One supporter of the military said this was because of the state’s actions in recent months. He worried that instead of rebuilding the country this process could mean another social explosion. On the day they won 98 percent of the votes cast already some el-Sisi supporters were uneasy.

The process of stabilising the regime is strengthening the state and its allies, but it is also creating deeper faultlines that can generate future struggles.

Protest outside the Egyptian Embassy Saturday 25 January, 2pm, 23 South Street, London W1K 2XD. menasolidaritynetwork.com


‘Anyone who speaks up is accused of being a traitor’

by Mostafa Bassiouny journalist and Revolutionary Socialist

Mostafa Bassiouny


We’ve seen the independent unions, or rather their leading bodies, make a sharp shift recently. Their executives have clearly moved towards the regime. They announced that they would stop any strikes to avoid undermining the state’s struggle against the Muslim Brotherhood.

Workers’ representatives were surrendering the weapon workers use to defend their interests.

The independent unions, like trade unions anywhere, have produced a bureaucracy which doesn’t really represent workers’ interests.

We always see how the top layers of the unions spend their time negotiating with bosses. They become ever more isolated from the rank and file, who engage in the day-to-day battles.

In Egypt now anyone who speaks up is accused of being a traitor against the state and the army. Even Christian workers are accused of being in the Muslim Brotherhood.

This is a permanent threat that creates enormous pressure on the workers’ movement.

But not everyone has succumbed to this rhetoric.

Recently we’ve seen a bit of an upturn among important sections of workers, including iron and steel workers, the factories in Tenth of Ramadan, Alexandria and Suez.

Hopefully pressure from workers like these can win the independent unions back to representing workers’ interests, or workers will create new forms to represent themselves.

We expect to see a rise in the level of workers’ struggle. Pressure on workers is increasing and the state can’t improve the economic situation in the way that people expected.

The minimum wage, which is a basic item in the state budget every year, has to be financed by loans from Saudi Arabia, UAE and Kuwait.

And the state can’t fund major projects, such as development of the health service, education or public facilities.



The old left failed

by Phil Marfleet

Every one of the old political parties claiming to represent the mass movement has failed the test of revolution.

The dismal performance of the Muslim Brotherhood created a huge audience for the left.

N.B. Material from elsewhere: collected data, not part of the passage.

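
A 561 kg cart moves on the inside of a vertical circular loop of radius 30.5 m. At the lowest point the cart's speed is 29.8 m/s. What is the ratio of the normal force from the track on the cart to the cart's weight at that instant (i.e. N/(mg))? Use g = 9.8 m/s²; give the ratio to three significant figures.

At the bottom, N − mg = mv²/r, so N = m(v²/r + g) and N/(mg) = v²/(rg) + 1 = (29.8)²/(30.5 × 9.8) + 1 = 2.971 + 1 = 3.971.

3.97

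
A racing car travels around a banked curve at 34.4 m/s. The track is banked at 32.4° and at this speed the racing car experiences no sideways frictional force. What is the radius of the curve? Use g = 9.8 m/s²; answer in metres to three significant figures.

Frictionless banking: tanθ = v²/(rg), so r = v²/(g tanθ).
r = (34.4)²/(9.8 × tan 32.4°) = 1183/(9.8 × 0.6346) = 1183/6.219 = 190.3 m.

190 m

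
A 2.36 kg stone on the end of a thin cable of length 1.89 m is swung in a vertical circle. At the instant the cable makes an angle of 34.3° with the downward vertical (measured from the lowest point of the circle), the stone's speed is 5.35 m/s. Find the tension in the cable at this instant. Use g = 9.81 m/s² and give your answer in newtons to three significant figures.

Take the radial direction toward the centre of the circle as positive. The component of the weight along the string toward the centre is −mg cos φ (φ measured from the bottom), so Newton's second law along the string gives T − mg cos φ = m v²/r.
cos 34.3° = 0.8261, so T = m(v²/r + g cos φ) = 2.36 × ((5.35)²/1.89 + 9.81 × 0.8261) = 2.36 × (15.14 + (8.104)) = 2.36 × 23.25 = 54.87 N.

54.9 N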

For the first time in decades a mass movement sought to engage with radical politics.

Millions of people associated the army with progressive change because of the nationalist military ruler, president Gamal Abdel Nasser.

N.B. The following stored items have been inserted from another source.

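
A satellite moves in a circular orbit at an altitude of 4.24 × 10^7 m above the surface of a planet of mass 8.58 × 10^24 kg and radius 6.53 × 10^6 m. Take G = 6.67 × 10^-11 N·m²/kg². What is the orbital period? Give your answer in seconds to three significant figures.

r = R + h = 6.53 × 10^6 + 4.24 × 10^7 = 4.893 × 10^7 m. Gravity provides the centripetal force: G M m / r² = m v² / r ⇒ v = √(GM/r) = 3420 m/s.
T = 2πr/v = 2π × 4.893 × 10^7 / 3420 = 89900 s.

89900 s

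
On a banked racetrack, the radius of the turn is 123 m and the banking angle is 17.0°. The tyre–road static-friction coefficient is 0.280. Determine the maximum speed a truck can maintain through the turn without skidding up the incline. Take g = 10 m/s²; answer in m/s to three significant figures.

28.1 m/s

At the maximum speed, friction acts down the slope at its limiting value f = μN. Radially (horizontal, toward centre): N sinθ + μN cosθ = mv²/r. Vertically: N cosθ − μN sinθ = mg.
Dividing: v² = r g (sinθ + μcosθ)/(cosθ − μsinθ).
sinθ + μcosθ = 0.2924 + 0.280×0.9563 = 0.5601; cosθ − μsinθ = 0.9563 − 0.280×0.2924 = 0.8744.
v² = 123 × 10.0 × 0.5601/0.8744 = 787.9 m²/s², so v = 28.07 m/s.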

He won popular support after seizing power in the 1950s for land reform, sweeping nationalisations and creation of a welfare state—and his opposition to Israel.

Communist currents had played a leading role in the anti-colonial movement and in establishing the first unions. But they were always compromised by Stalinist politics, with its search for allies among “progressive” members of the capitalist class.

In 1965 the Communist Party dissolved, arguing that the army now represented the interests of all the people.

What remained of the communist movement became an ally of president Hosni Mubarak. In the 2012 election it backed his ally Ahmed Shafiq—the candidate of the counter-revolution.

In the 2012 presidential elections Nasserist candidate Hamdeen Sabbahi declared that he was the candidate of the revolution. He won a big vote in every major city.

But he faded from view, and negotiated for influence with the army. When the army again took power in July 2013 Sabbahi backed new dictator Abdel Fattah el-Sisi.

The old left has failed. The new left must be unwavering in its commitment to the interests of the mass of people.